Hollings, known as “Fritz,” began his career in 1949 as a state legislator. He became governor, ran for president and was a revered populist who took care of the military, business interests and the folks back home. His tenure as senator of 38 years and 55 days made him the eighth longest-serving senator.
He began his career as an orthodox segregationist but evolved into a social moderate. By 2005, when he left the Senate, Hollings had established a long record of support for civil rights.
Reminded in a 2004 interview on “60 Minutes” that he had voted against the 1967 nomination of Thurgood Marshall as the first black Supreme Court justice, Hollings expressed regret, but offered an excuse. “I couldn’t get re-elected,” he said. “If I had voted for him, I might as well withdraw from the race.”

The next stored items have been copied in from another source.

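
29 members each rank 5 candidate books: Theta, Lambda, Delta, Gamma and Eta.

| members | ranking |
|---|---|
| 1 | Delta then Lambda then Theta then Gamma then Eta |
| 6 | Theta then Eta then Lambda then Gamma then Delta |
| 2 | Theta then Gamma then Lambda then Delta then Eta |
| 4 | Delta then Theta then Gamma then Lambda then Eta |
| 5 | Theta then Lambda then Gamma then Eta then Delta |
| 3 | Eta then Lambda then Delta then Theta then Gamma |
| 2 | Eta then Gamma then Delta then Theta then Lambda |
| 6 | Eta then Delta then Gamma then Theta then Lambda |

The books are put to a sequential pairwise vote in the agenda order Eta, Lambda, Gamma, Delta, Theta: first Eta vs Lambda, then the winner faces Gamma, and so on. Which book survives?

Theta

Round 1: Eta vs Lambda — 17–12, Eta advances.
Round 2: Eta vs Gamma — 17–12, Eta advances.
Round 3: Eta vs Delta — 22–7, Eta advances.
Round 4: Eta vs Theta — 11–18, Theta advances.
Theta survives the agenda.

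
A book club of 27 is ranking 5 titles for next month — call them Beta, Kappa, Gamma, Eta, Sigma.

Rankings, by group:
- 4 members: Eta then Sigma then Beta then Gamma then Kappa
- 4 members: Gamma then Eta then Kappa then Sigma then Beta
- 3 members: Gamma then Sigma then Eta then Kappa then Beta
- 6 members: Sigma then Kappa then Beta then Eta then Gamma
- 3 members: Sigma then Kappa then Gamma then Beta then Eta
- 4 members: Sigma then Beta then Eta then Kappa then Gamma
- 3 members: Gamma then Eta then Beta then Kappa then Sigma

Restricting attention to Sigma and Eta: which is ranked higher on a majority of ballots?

Sigma

Ballots ranking Sigma above Eta: 3 + 6 + 3 + 4 = 16.
Ballots ranking Eta above Sigma: 27 − 16 = 11.
Sigma wins the head-to-head 16–11.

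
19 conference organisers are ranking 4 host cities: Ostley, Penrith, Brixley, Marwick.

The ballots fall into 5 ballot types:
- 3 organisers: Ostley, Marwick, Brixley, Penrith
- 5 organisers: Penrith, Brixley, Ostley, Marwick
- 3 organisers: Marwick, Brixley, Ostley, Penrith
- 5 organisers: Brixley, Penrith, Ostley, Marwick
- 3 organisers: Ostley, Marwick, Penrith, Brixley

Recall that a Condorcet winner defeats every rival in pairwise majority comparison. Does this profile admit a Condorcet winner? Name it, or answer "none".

Brixley

Check each pair by majority over 19 ballots:
Ostley vs Penrith: Ostley is ranked higher on 3+3+3 = 9 ballots, Penrith on 10. Penrith wins 10–9.
Ostley vs Brixley: Ostley preferred on 3+3 = 6 ballots; Brixley wins 13–6.
Ostley vs Marwick: 3+5+5+3 = 16 for Ostley, 3 for Marwick — Ostley by 16–3.
Penrith vs Brixley: Penrith preferred on 5+3 = 8 ballots; Brixley wins 11–8.
Penrith vs Marwick: 10 to 9, Penrith.
Brixley vs Marwick: 5+5 = 10 for Brixley, 9 for Marwick — Brixley by 10–9.
Brixley beats each of Ostley, Penrith, Marwick — Brixley is the Condorcet winner.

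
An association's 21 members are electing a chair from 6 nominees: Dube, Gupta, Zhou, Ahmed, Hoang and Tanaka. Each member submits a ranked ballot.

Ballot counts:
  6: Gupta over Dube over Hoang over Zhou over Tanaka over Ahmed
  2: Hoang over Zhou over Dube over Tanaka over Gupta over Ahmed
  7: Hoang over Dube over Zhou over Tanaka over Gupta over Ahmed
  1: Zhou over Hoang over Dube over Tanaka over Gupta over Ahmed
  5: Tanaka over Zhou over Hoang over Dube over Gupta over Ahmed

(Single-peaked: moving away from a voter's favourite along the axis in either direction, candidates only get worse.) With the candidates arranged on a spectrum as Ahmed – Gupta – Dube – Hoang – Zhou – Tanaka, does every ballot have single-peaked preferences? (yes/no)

yes

Axis positions: Ahmed=1, Gupta=2, Dube=3, Hoang=4, Zhou=5, Tanaka=6.
Cluster 1 (peak Gupta at position 2): ranking walks positions 2-3-4-5-6-1, expanding outward from the peak — single-peaked.
Cluster 2 (peak Hoang at position 4): ranking walks positions 4-5-3-6-2-1, expanding outward from the peak — single-peaked.
Cluster 3 (peak Hoang at position 4): ranking walks positions 4-3-5-6-2-1, expanding outward from the peak — single-peaked.
Cluster 4 (peak Zhou at position 5): ranking walks positions 5-4-3-6-2-1, expanding outward from the peak — single-peaked.
Cluster 5 (peak Tanaka at position 6): ranking walks positions 6-5-4-3-2-1, expanding outward from the peak — single-peaked.
Every ranking is single-peaked on this axis.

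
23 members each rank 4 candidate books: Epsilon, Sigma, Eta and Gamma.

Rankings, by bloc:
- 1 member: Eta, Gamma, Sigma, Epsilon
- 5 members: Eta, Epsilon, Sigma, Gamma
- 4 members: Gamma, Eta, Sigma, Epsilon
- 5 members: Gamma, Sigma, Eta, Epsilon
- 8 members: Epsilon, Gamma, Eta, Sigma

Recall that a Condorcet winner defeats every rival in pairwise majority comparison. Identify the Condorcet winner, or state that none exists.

none

Pairwise majorities:
Epsilon vs Sigma: Epsilon wins 13–10.
Epsilon–Eta: Eta 15–8.
Epsilon–Gamma: Epsilon 13–10.
Sigma vs Eta: Eta wins 18–5.
Sigma vs Gamma: Gamma, 18–5.
Eta vs Gamma: Gamma, 17–6.
No book is unbeaten: Epsilon loses to Eta; Sigma loses to Epsilon; Eta loses to Gamma; Gamma loses to Epsilon. In particular Epsilon beats Gamma beats Eta beats Epsilon is a majority cycle — no Condorcet winner exists.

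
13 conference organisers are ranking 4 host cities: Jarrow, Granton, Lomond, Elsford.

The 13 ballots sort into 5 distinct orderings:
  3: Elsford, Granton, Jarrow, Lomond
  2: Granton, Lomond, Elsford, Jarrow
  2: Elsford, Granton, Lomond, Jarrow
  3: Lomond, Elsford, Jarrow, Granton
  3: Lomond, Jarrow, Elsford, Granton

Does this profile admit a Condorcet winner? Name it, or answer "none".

none

Check each pair by majority over 13 ballots:
Jarrow vs Granton: Jarrow preferred on 3+3 = 6 ballots; Granton wins 7–6.
Jarrow vs Lomond: Jarrow preferred on 3 ballots; Lomond wins 10–3.
Jarrow vs Elsford: 3 for Jarrow, 10 for Elsford — Elsford by 10–3.
Granton vs Lomond: 7 to 6, Granton.
Granton vs Elsford: Granton preferred on 2 ballots; Elsford wins 11–2.
Lomond vs Elsford: Lomond is ranked higher on 2+3+3 = 8 ballots, Elsford on 5. Lomond wins 8–5.
No city is unbeaten: Jarrow loses to Granton; Granton loses to Elsford; Lomond loses to Granton; Elsford loses to Lomond. In particular Granton beats Lomond beats Elsford beats Granton is a majority cycle — no Condorcet winner exists.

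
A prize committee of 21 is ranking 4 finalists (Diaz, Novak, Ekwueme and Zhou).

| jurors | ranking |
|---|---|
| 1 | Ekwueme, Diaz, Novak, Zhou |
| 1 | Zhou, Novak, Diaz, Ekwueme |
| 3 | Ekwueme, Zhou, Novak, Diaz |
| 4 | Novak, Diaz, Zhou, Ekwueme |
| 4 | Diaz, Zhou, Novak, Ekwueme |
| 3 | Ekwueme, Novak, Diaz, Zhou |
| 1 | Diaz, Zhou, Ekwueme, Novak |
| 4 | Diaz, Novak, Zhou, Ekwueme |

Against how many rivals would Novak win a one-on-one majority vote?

3

Novak against each rival (21 jurors):
Novak vs Diaz: Novak preferred on 1+3+4+3 = 11 ballots; Novak wins 11–10.
Novak vs Ekwueme: Novak, 13–8.
Novak vs Zhou: Novak is ranked higher on 1+4+3+4 = 12 ballots, Zhou on 9. Novak wins 12–9.
Novak beats Diaz, Ekwueme, Zhou — 3 pairwise wins.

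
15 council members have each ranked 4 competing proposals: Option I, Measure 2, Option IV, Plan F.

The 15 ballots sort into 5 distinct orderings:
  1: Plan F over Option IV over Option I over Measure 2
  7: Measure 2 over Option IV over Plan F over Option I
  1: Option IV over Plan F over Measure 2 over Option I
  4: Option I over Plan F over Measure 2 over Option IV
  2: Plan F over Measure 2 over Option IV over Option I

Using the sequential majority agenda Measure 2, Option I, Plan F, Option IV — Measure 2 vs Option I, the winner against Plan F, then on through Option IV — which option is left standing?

Option IV

Round 1: Measure 2 vs Option I — 10–5, Measure 2 advances.
Round 2: Measure 2 vs Plan F — 7–8, Plan F advances.
Round 3: Plan F vs Option IV — 7–8, Option IV advances.
The agenda winner is Option IV.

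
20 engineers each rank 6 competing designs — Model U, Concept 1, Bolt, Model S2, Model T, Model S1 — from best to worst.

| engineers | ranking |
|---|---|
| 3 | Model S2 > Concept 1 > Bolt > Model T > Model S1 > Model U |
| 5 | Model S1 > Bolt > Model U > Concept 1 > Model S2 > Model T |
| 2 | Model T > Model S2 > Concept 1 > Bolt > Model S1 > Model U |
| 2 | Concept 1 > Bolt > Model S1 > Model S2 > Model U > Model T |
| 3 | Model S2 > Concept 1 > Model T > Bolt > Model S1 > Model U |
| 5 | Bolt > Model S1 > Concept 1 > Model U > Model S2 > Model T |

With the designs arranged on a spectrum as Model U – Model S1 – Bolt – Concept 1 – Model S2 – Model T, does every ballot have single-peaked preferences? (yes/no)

Axis positions: Model U=1, Model S1=2, Bolt=3, Concept 1=4, Model S2=5, Model T=6.
Cluster 1 (peak Model S2 at position 5): ranking walks positions 5-4-3-6-2-1, expanding outward from the peak — single-peaked.
Cluster 2 (peak Model S1 at position 2): ranking walks positions 2-3-1-4-5-6, expanding outward from the peak — single-peaked.
Cluster 3 (peak Model T at position 6): ranking walks positions 6-5-4-3-2-1, expanding outward from the peak — single-peaked.
Cluster 4 (peak Concept 1 at position 4): ranking walks positions 4-3-2-5-1-6, expanding outward from the peak — single-peaked.
Cluster 5 (peak Model S2 at position 5): ranking walks positions 5-4-6-3-2-1, expanding outward from the peak — single-peaked.
Cluster 6 (peak Bolt at position 3): ranking walks positions 3-2-4-1-5-6, expanding outward from the peak — single-peaked.
Every ranking is single-peaked on this axis.

yes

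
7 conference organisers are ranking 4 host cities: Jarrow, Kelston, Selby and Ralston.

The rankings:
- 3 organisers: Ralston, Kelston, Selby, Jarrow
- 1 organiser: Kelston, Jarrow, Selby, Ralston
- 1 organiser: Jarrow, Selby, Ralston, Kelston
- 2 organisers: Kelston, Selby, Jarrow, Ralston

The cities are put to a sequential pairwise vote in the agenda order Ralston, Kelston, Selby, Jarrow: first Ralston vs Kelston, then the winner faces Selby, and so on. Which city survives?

Round 1: Ralston vs Kelston — 4–3, Ralston advances.
Round 2: Ralston vs Selby — 3–4, Selby advances.
Round 3: Selby vs Jarrow — 5–2, Selby advances.
Selby survives the agenda.

Selby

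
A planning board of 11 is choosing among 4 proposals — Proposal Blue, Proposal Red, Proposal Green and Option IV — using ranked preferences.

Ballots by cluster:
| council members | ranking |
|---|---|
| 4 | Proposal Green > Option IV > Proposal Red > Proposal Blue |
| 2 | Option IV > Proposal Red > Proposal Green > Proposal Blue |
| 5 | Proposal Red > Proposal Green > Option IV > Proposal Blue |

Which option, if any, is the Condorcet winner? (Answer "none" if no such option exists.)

Check each pair by majority over 11 ballots:
Proposal Blue–Proposal Red: Proposal Red 11–0.
Proposal Blue vs Proposal Green: Proposal Green, 11–0.
Proposal Blue–Option IV: Option IV 11–0.
Proposal Red–Proposal Green: Proposal Red 7–4.
Proposal Red vs Option IV: Option IV wins 6–5.
Proposal Green–Option IV: Proposal Green 9–2.
No option is unbeaten: Proposal Blue loses to Proposal Red; Proposal Red loses to Option IV; Proposal Green loses to Proposal Red; Option IV loses to Proposal Green. In particular Proposal Red → Proposal Green → Option IV → Proposal Red is a majority cycle — no Condorcet winner exists.

none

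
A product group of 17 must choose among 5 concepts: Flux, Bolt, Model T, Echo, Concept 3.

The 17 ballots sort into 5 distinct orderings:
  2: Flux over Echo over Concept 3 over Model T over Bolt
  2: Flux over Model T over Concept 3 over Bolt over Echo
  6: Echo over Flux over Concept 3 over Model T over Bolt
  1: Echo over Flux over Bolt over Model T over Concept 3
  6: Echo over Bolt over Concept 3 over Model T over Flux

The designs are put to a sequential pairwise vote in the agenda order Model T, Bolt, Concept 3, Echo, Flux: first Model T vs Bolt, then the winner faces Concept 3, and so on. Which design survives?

Echo

Round 1: Model T vs Bolt — 10–7, Model T advances.
Round 2: Model T vs Concept 3 — 3–14, Concept 3 advances.
Round 3: Concept 3 vs Echo — 2–15, Echo advances.
Round 4: Echo vs Flux — 13–4, Echo advances.
The agenda winner is Echo.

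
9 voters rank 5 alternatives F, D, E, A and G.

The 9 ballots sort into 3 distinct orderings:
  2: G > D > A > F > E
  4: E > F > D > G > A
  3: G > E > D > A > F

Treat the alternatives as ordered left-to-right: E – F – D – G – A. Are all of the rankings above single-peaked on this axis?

no

Axis positions: E=1, F=2, D=3, G=4, A=5.
Faction 1 (peak G at position 4): ranking walks positions 4-3-5-2-1, expanding outward from the peak — single-peaked.
Faction 2 (peak E at position 1): ranking walks positions 1-2-3-4-5, expanding outward from the peak — single-peaked.
Faction 3: ranking walks positions 4-1-3-5-2; E is ranked above D even though D lies between E and the peak G on the axis — preferences dip and rise again. Not single-peaked.
Faction 3 violates single-peakedness, so the profile is not single-peaked on this axis.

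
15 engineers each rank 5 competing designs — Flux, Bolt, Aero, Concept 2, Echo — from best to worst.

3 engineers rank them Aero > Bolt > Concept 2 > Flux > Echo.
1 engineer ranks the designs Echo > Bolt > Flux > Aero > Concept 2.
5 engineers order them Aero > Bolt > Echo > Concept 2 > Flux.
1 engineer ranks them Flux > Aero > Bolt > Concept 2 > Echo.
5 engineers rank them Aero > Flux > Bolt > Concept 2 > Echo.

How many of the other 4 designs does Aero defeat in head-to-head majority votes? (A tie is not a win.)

Aero against each rival (15 engineers):
Aero vs Flux: 3+5+5 = 13 for Aero, 2 for Flux — Aero by 13–2.
Aero vs Bolt: 3+5+1+5 = 14 for Aero, 1 for Bolt — Aero by 14–1.
Aero–Concept 2: Aero 15–0.
Aero vs Echo: Aero wins 14–1.
Aero beats Flux, Bolt, Concept 2, Echo — 4 pairwise wins.

4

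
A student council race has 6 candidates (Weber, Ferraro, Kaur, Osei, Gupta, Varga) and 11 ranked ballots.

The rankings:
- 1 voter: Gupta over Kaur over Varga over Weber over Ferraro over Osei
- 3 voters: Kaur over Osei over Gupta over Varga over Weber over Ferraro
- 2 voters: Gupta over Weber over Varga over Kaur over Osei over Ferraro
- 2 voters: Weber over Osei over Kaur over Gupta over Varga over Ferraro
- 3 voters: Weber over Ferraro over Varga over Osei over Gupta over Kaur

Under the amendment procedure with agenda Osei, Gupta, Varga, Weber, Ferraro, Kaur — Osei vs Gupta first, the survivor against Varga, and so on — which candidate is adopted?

Round 1: Osei vs Gupta — 8–3, Osei advances.
Round 2: Osei vs Varga — 5–6, Varga advances.
Round 3: Varga vs Weber — 4–7, Weber advances.
Round 4: Weber vs Ferraro — 11–0, Weber advances.
Round 5: Weber vs Kaur — 7–4, Weber advances.
Weber survives the agenda.

Weber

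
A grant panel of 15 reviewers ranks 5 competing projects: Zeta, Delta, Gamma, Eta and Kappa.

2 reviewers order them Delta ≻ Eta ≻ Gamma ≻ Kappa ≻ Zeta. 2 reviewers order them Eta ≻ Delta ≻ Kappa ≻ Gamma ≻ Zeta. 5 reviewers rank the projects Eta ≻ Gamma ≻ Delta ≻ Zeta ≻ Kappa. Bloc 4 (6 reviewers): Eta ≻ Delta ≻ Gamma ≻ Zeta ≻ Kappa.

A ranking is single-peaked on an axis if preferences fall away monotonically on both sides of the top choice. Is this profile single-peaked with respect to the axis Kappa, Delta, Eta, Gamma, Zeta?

Axis positions: Kappa=1, Delta=2, Eta=3, Gamma=4, Zeta=5.
Bloc 1 (peak Delta at position 2): ranking walks positions 2-3-4-1-5, expanding outward from the peak — single-peaked.
Bloc 2 (peak Eta at position 3): ranking walks positions 3-2-1-4-5, expanding outward from the peak — single-peaked.
Bloc 3 (peak Eta at position 3): ranking walks positions 3-4-2-5-1, expanding outward from the peak — single-peaked.
Bloc 4 (peak Eta at position 3): ranking walks positions 3-2-4-5-1, expanding outward from the peak — single-peaked.
Every ranking is single-peaked on this axis.

yes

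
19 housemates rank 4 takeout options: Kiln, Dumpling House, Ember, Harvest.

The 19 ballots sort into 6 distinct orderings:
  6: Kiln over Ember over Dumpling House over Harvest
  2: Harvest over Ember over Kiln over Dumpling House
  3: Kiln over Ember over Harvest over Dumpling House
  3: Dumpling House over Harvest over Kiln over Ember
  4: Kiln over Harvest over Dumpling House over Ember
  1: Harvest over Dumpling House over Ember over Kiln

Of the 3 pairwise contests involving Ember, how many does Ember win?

1

Ember against each rival (19 friends):
Ember–Kiln: Kiln 16–3.
Ember vs Dumpling House: 6+2+3 = 11 for Ember, 8 for Dumpling House — Ember by 11–8.
Ember vs Harvest: 6+3 = 9 for Ember, 10 for Harvest — Harvest by 10–9.
Ember beats Dumpling House; loses to Kiln, Harvest — 1 pairwise win.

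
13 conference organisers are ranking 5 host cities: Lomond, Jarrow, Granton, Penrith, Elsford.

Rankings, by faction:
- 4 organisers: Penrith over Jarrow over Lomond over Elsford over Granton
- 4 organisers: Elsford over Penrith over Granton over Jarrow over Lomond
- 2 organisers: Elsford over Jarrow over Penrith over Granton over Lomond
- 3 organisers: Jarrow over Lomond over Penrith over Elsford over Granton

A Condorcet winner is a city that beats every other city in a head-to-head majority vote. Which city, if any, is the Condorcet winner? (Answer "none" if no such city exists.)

Penrith

Head-to-head results (13 organisers):
Lomond vs Jarrow: Jarrow, 13–0.
Lomond vs Granton: 7 to 6, Lomond.
Lomond vs Penrith: Penrith, 10–3.
Lomond vs Elsford: 4+3 = 7 for Lomond, 6 for Elsford — Lomond by 7–6.
Jarrow vs Granton: Jarrow wins 9–4.
Jarrow vs Penrith: 2+3 = 5 for Jarrow, 8 for Penrith — Penrith by 8–5.
Jarrow vs Elsford: Jarrow wins 7–6.
Granton vs Penrith: Penrith wins 13–0.
Granton vs Elsford: 0 for Granton, 13 for Elsford — Elsford by 13–0.
Penrith vs Elsford: 7 to 6, Penrith.
Penrith defeats every rival head-to-head and is the Condorcet winner.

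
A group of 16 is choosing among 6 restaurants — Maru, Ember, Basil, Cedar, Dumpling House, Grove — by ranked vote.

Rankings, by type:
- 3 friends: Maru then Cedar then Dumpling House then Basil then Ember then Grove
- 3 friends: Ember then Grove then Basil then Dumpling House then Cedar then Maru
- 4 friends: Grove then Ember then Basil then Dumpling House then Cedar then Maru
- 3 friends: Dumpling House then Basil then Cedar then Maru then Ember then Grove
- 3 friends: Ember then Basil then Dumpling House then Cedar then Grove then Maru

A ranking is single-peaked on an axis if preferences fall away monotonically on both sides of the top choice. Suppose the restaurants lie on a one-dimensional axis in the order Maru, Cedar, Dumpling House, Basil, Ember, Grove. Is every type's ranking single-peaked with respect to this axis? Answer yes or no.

Axis positions: Maru=1, Cedar=2, Dumpling House=3, Basil=4, Ember=5, Grove=6.
Type 1 (peak Maru at position 1): ranking walks positions 1-2-3-4-5-6, expanding outward from the peak — single-peaked.
Type 2 (peak Ember at position 5): ranking walks positions 5-6-4-3-2-1, expanding outward from the peak — single-peaked.
Type 3 (peak Grove at position 6): ranking walks positions 6-5-4-3-2-1, expanding outward from the peak — single-peaked.
Type 4 (peak Dumpling House at position 3): ranking walks positions 3-4-2-1-5-6, expanding outward from the peak — single-peaked.
Type 5 (peak Ember at position 5): ranking walks positions 5-4-3-2-6-1, expanding outward from the peak — single-peaked.
Every ranking is single-peaked on this axis.

yes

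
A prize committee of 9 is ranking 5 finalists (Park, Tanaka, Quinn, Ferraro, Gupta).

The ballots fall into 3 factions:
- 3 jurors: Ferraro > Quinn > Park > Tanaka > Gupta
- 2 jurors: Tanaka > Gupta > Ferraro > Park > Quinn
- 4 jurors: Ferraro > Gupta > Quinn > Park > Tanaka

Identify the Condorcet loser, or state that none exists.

Head-to-head results (9 jurors):
Park vs Tanaka: Park, 7–2.
Park vs Quinn: Quinn, 7–2.
Park vs Ferraro: Ferraro, 9–0.
Park–Gupta: Gupta 6–3.
Tanaka vs Quinn: 2 for Tanaka, 7 for Quinn — Quinn by 7–2.
Tanaka vs Ferraro: Tanaka is ranked higher on 2 ballots, Ferraro on 7. Ferraro wins 7–2.
Tanaka vs Gupta: Tanaka preferred on 3+2 = 5 ballots; Tanaka wins 5–4.
Quinn–Ferraro: Ferraro 9–0.
Quinn vs Gupta: Quinn is ranked higher on 3 ballots, Gupta on 6. Gupta wins 6–3.
Ferraro vs Gupta: Ferraro is ranked higher on 3+4 = 7 ballots, Gupta on 2. Ferraro wins 7–2.
Each nominee has at least one pairwise win (Park beats Tanaka; Tanaka beats Gupta; Quinn beats Park; Ferraro beats Park; Gupta beats Park) — no Condorcet loser.

none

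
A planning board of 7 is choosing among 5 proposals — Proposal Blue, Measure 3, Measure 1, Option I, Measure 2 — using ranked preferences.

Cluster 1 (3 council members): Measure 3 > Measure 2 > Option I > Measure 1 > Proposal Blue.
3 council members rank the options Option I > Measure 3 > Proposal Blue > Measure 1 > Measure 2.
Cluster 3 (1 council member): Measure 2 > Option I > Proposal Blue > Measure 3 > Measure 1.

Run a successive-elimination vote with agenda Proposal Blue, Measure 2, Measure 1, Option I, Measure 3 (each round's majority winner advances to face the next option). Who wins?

Measure 3

Round 1: Proposal Blue vs Measure 2 — 3–4, Measure 2 advances.
Round 2: Measure 2 vs Measure 1 — 4–3, Measure 2 advances.
Round 3: Measure 2 vs Option I — 4–3, Measure 2 advances.
Round 4: Measure 2 vs Measure 3 — 1–6, Measure 3 advances.
The agenda winner is Measure 3.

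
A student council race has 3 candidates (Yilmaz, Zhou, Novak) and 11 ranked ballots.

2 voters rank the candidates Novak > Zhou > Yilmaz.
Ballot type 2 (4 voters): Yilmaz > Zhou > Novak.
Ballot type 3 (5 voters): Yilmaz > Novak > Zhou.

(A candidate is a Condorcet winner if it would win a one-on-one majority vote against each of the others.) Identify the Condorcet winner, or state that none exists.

Yilmaz

Head-to-head results (11 voters):
Yilmaz vs Zhou: Yilmaz preferred on 4+5 = 9 ballots; Yilmaz wins 9–2.
Yilmaz vs Novak: Yilmaz preferred on 4+5 = 9 ballots; Yilmaz wins 9–2.
Zhou vs Novak: Zhou is ranked higher on 4 ballots, Novak on 7. Novak wins 7–4.
Yilmaz beats each of Zhou, Novak — Yilmaz is the Condorcet winner.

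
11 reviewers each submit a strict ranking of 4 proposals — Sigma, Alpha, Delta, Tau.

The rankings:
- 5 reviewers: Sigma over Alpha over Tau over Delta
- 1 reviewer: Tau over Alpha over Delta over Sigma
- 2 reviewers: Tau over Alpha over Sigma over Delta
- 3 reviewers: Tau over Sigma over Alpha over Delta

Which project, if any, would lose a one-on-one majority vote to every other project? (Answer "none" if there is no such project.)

Head-to-head results (11 reviewers):
Sigma vs Alpha: Sigma, 8–3.
Sigma vs Delta: Sigma, 10–1.
Sigma vs Tau: Sigma preferred on 5 ballots; Tau wins 6–5.
Alpha vs Delta: 5+1+2+3 = 11 for Alpha, 0 for Delta — Alpha by 11–0.
Alpha vs Tau: Alpha preferred on 5 ballots; Tau wins 6–5.
Delta vs Tau: 0 for Delta, 11 for Tau — Tau by 11–0.
Delta is beaten in every head-to-head and is the Condorcet loser.

Delta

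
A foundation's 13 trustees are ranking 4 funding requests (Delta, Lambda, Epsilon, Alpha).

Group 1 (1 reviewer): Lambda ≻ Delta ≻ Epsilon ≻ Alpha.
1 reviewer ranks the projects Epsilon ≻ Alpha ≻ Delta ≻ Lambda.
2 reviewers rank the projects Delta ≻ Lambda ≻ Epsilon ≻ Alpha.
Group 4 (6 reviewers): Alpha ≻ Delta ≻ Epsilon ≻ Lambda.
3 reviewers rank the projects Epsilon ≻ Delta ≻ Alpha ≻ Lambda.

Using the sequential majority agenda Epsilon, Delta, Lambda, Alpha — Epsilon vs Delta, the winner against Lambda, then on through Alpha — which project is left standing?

Round 1: Epsilon vs Delta — 4–9, Delta advances.
Round 2: Delta vs Lambda — 12–1, Delta advances.
Round 3: Delta vs Alpha — 6–7, Alpha advances.
Alpha survives the agenda.

Alpha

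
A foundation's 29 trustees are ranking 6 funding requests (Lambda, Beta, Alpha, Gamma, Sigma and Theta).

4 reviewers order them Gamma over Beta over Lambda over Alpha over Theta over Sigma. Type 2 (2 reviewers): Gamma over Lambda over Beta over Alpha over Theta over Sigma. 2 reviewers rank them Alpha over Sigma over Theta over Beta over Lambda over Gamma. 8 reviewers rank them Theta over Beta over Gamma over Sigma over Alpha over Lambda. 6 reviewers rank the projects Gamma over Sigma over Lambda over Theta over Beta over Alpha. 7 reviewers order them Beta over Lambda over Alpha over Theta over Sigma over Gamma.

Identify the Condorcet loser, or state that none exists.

Head-to-head results (29 reviewers):
Lambda vs Beta: 8 to 21, Beta.
Lambda vs Alpha: Lambda wins 19–10.
Lambda vs Gamma: Lambda is ranked higher on 2+7 = 9 ballots, Gamma on 20. Gamma wins 20–9.
Lambda vs Sigma: Sigma wins 16–13.
Lambda vs Theta: Lambda wins 19–10.
Beta vs Alpha: Beta is ranked higher on 4+2+8+6+7 = 27 ballots, Alpha on 2. Beta wins 27–2.
Beta vs Gamma: Beta is ranked higher on 2+8+7 = 17 ballots, Gamma on 12. Beta wins 17–12.
Beta vs Sigma: Beta, 21–8.
Beta vs Theta: 13 to 16, Theta.
Alpha–Gamma: Gamma 20–9.
Alpha vs Sigma: Alpha preferred on 4+2+2+7 = 15 ballots; Alpha wins 15–14.
Alpha vs Theta: 4+2+2+7 = 15 for Alpha, 14 for Theta — Alpha by 15–14.
Gamma vs Sigma: 20 to 9, Gamma.
Gamma vs Theta: Theta wins 17–12.
Sigma vs Theta: 8 to 21, Theta.
Every project wins at least one matchup (Lambda beats Alpha; Beta beats Lambda; Alpha beats Sigma; Gamma beats Lambda; Sigma beats Lambda; Theta beats Beta), so there is no Condorcet loser.

none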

Ernest Frederick Hollings was born in Charleston, South Carolina, on Jan. 1, 1922, to Adolph G. and Wilhelmine Meyer Hollings. He graduated in 1942 from The Citadel, the military college in Charleston. In World War II, he was an Army artillery combat officer and was discharged a captain in 1945.
He graduated from the University of South Carolina Law School in 1947, and after practicing law for a year, began a political career that would span a half-century. He served three terms in the state House of Representatives, from 1949 to 1954, and was elected speaker pro tempore in 1951 and 1953. He was elected lieutenant governor in 1954 and governor in 1958.
Constitutionally limited to a single four-year term as governor, he ran unsuccessfully for the U.S. Senate in 1962. But the incumbent winner, Sen. Olin D. Johnston, died in 1965. Hollings won a special election in 1966 to succeed him, and won re-election in 1968 to a full six-year term.
His run for the 1984 Democratic presidential nomination fizzled in the New Hampshire primary, where he won 4 percent of the vote. Hollings remained popular in South Carolina, winning elections comfortably.
In retirement, he wrote newspaper columns, taught at the Charleston School of Law, founded a scholarship program and established the Hollings Center for International Dialogue. He was also the author of “The Case Against Hunger: A Demand for a National Policy” (1970), and “Making Government Work” (2008, with Kirk Victor), which answered, as he put it, “the critics who reflexively disparage government.”
He is survived by three children, Michael Hollings, Helen Hollings Reardon and Ernest Hollings III; a sister, Barbara Hollings Siegling; seven grandchildren and 10 great-grandchildren.